My first trimester was as pleasant as I could have hoped. No morning sickness, only slight, passing nausea. No crazy cravings. The strangest and most surprising thing is that I developed an aversion to coffee, something I love and thought I'd really struggle to cut down on.
The most notable symptom is that I was completely drained in the first and part of the second trimesters. I'd feel exhausted just a few hours after getting up for the day, and bedtime could not come soon enough. There were days where I took two naps, and I lost plenty of precious weekend hours being unconscious. Quarantine has been a silver lining here, allowing me extra sleep since I don't need to commute.
We told both sets of grandparents on Father's Day, when I was 11 weeks along. I hadn't yet had screening for genetic abnormalities, and though I was quite nervous about that, we also were so excited to share the news with our parents and siblings. This baby will be the first grandchild for both families, and we knew that when we told them, we'd be changing their lives.
That's the thing though. There are so few certainties in life, and everything about getting and being pregnant reminds you of that fact. At one of my early appointments, I asked my obstetrician about the chances of a miscarriage, and his response was kind and honest: a million things have to go right for you to get pregnant, and then a million things have to go right for the baby to be born healthy. He advised me to try not to stress too much about things that are completely out of my control.

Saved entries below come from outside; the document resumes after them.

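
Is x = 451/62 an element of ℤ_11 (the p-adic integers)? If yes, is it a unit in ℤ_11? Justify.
x ∈ ℤ_11 but not a unit; v_11(x) = 1 > 0

ℤ_11 = {x ∈ ℚ_11 : v_11(x) ≥ 0} and ℤ_11^× = {x ∈ ℤ_11 : v_11(x) = 0}. Here v_11(451/62) = v_11(num) − v_11(den) = 1; compare against these criteria.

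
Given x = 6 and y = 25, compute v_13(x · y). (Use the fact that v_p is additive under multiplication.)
v_13(150) = 0

v_p(x) = 0 (factor: 6 = 13^0 · 6); v_p(y) = 0 (factor: 25 = 13^0 · 25). Additivity: v_p(xy) = v_p(x) + v_p(y) = 0 + 0 = 0. (Direct check: xy = 150 = 13^0 · (150).)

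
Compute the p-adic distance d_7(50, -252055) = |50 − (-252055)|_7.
d_7(50, -252055) = 1/16807

Step 1 — x − y = 50 − (-252055) = 252105. Step 2 — v_7(252105) = 5 (factor: 252105 = (7^5 · 15); the sign does not affect v_p). Step 3 — |x − y|_7 = 7^{-5} = 1/16807.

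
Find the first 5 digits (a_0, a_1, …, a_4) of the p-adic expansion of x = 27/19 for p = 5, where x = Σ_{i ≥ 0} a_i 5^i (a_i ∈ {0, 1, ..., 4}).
(a_0, …, a_4) = (3, 1, 0, 1, 4)

v_5(27/19) = 0 (numerator and denominator both coprime to 5), so x ∈ ℤ_5^×. Compute digits iteratively via a_i = x_i mod 5, x_{i+1} = (x_i − a_i)/5, with x_0 = x:
  x_0 = 27/19;  a_0 = 3;  x_1 = (x_0 − 3)/5 = -6/19
  x_1 = -6/19;  a_1 = 1;  x_2 = (x_1 − 1)/5 = -5/19
  x_2 = -5/19;  a_2 = 0;  x_3 = (x_2 − 0)/5 = -1/19
  x_3 = -1/19;  a_3 = 1;  x_4 = (x_3 − 1)/5 = -4/19
  x_4 = -4/19;  a_4 = 4;  x_5 = (x_4 − 4)/5 = -16/19
Digits: (3, 1, 0, 1, 4).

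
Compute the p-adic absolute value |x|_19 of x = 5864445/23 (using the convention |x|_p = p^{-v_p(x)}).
|5864445/23|_19 = 1/130321

Step 1 — compute v_19(x) by factoring powers of 19 out of the numerator and denominator: v_19(5864445/23) = 4. Step 2 — apply |x|_p = p^{-v_p(x)} = 19^{-4} = 1/130321.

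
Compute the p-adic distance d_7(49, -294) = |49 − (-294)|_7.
d_7(49, -294) = 1/343

Step 1 — x − y = 49 − (-294) = 343. Step 2 — v_7(343) = 3 (factor: 343 = (7^3 · 1); the sign does not affect v_p). Step 3 — |x − y|_7 = 7^{-3} = 1/343.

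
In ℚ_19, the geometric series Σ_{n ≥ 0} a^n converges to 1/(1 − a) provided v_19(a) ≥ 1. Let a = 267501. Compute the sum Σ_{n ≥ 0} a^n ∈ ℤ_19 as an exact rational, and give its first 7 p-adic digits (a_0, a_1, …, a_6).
Σ a^n = 1/(1 − a) = -1/267500;  first 7 digits = (1, 0, 0, 1, 2, 0, 1)

v_19(a) = 3 ≥ 1, so the series converges in ℤ_19 to 1/(1 − a) = 1/(1 − 267501) = -1/267500. Expand this rational in ℤ_19: compute digits iteratively via d_i = x_i mod 19, x_{i+1} = (x_i − d_i)/19. The first 7 digits are (1, 0, 0, 1, 2, 0, 1).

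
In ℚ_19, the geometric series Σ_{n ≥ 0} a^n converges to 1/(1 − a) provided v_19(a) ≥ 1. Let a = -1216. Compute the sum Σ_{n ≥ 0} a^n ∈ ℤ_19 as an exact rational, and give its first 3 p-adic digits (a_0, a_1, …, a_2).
Σ a^n = 1/(1 − a) = 1/1217;  first 3 digits = (1, 12, 7)

v_19(a) = 1 ≥ 1, so the series converges in ℤ_19 to 1/(1 − a) = 1/(1 − (-1216)) = 1/1217. Expand this rational in ℤ_19: compute digits iteratively via d_i = x_i mod 19, x_{i+1} = (x_i − d_i)/19. The first 3 digits are (1, 12, 7).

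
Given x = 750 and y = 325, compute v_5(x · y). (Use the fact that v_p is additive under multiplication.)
v_5(243750) = 5

v_p(x) = 3 (factor: 750 = 5^3 · 6); v_p(y) = 2 (factor: 325 = 5^2 · 13). Additivity: v_p(xy) = v_p(x) + v_p(y) = 3 + 2 = 5. (Direct check: xy = 243750 = 5^5 · (78).)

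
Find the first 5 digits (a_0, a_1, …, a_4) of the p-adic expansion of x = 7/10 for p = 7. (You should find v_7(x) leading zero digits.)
(a_0, …, a_4) = (0, 5, 0, 2, 6)

v_7(7/10) = 1, so a_0 = ... = a_0 = 0. Factor out: x = 7^1 · u with u = 1/10 a unit in ℤ_7. Expand u iteratively via a_{v+i} = u_i mod 7, u_{i+1} = (u_i − a_{v+i})/7:
  u_0 = 1/10;  a_1 = 5;  u_1 = (u_0 − 5)/7 = -7/10
  u_1 = -7/10;  a_2 = 0;  u_2 = (u_1 − 0)/7 = -1/10
  u_2 = -1/10;  a_3 = 2;  u_3 = (u_2 − 2)/7 = -3/10
  u_3 = -3/10;  a_4 = 6;  u_4 = (u_3 − 6)/7 = -9/10
Digits: (0, 5, 0, 2, 6).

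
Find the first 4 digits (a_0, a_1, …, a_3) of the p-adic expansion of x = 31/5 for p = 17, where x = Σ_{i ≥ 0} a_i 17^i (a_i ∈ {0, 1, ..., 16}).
(a_0, …, a_3) = (13, 3, 10, 13)

v_17(31/5) = 0 (numerator and denominator both coprime to 17), so x ∈ ℤ_17^×. Compute digits iteratively via a_i = x_i mod 17, x_{i+1} = (x_i − a_i)/17, with x_0 = x:
  x_0 = 31/5;  a_0 = 13;  x_1 = (x_0 − 13)/17 = -2/5
  x_1 = -2/5;  a_1 = 3;  x_2 = (x_1 − 3)/17 = -1/5
  x_2 = -1/5;  a_2 = 10;  x_3 = (x_2 − 10)/17 = -3/5
  x_3 = -3/5;  a_3 = 13;  x_4 = (x_3 − 13)/17 = -4/5
Digits: (13, 3, 10, 13).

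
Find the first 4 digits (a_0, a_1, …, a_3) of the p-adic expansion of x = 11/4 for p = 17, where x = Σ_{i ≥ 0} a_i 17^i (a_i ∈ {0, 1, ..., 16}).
(a_0, …, a_3) = (7, 4, 4, 4)

v_17(11/4) = 0 (numerator and denominator both coprime to 17), so x ∈ ℤ_17^×. Compute digits iteratively via a_i = x_i mod 17, x_{i+1} = (x_i − a_i)/17, with x_0 = x:
  x_0 = 11/4;  a_0 = 7;  x_1 = (x_0 − 7)/17 = -1/4
  x_1 = -1/4;  a_1 = 4;  x_2 = (x_1 − 4)/17 = -1/4
  x_2 = -1/4;  a_2 = 4;  x_3 = (x_2 − 4)/17 = -1/4
  x_3 = -1/4;  a_3 = 4;  x_4 = (x_3 − 4)/17 = -1/4
Digits: (7, 4, 4, 4).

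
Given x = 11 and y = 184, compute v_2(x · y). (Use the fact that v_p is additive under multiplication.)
v_2(2024) = 3

v_p(x) = 0 (factor: 11 = 2^0 · 11); v_p(y) = 3 (factor: 184 = 2^3 · 23). Additivity: v_p(xy) = v_p(x) + v_p(y) = 0 + 3 = 3. (Direct check: xy = 2024 = 2^3 · (253).)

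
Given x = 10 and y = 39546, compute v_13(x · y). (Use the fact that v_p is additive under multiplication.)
v_13(395460) = 3

v_p(x) = 0 (factor: 10 = 13^0 · 10); v_p(y) = 3 (factor: 39546 = 13^3 · 18). Additivity: v_p(xy) = v_p(x) + v_p(y) = 0 + 3 = 3. (Direct check: xy = 395460 = 13^3 · (180).)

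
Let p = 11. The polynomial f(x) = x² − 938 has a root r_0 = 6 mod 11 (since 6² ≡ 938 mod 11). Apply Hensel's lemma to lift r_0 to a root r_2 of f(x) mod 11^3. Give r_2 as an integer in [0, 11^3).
r_2 = 1271 (mod 1331)

Hensel's recurrence: r_{i+1} = r_i − f(r_i)·(f′(r_i))^{-1} mod 11^{i+2}, with f′(x) = 2x. Iterate:
  r_0 = 6 (mod 11)
  r_1 = 61 (mod 121)
  r_2 = 1271 (mod 1331)
Final: r_2 = 1271, and one checks f(r_2) ≡ 0 mod 11^3.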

And so that's how I've approached this time thus far. Sometimes I start to worry, about how much time I'll realistically be able to spend at the studio after the baby arrives, about having to clip his tiny nails and what if I nip him, about possible food allergies, and so many other things that sometimes would mean big consequences and sometimes a small challenge, but always with the element of risk, of some sort of loss of what was, of new territory. I try to let these thoughts come and then pass. I think baby is supportive - twice now, he's given me a little thumbs up on ultrasound imaging, telling me we're doing okay.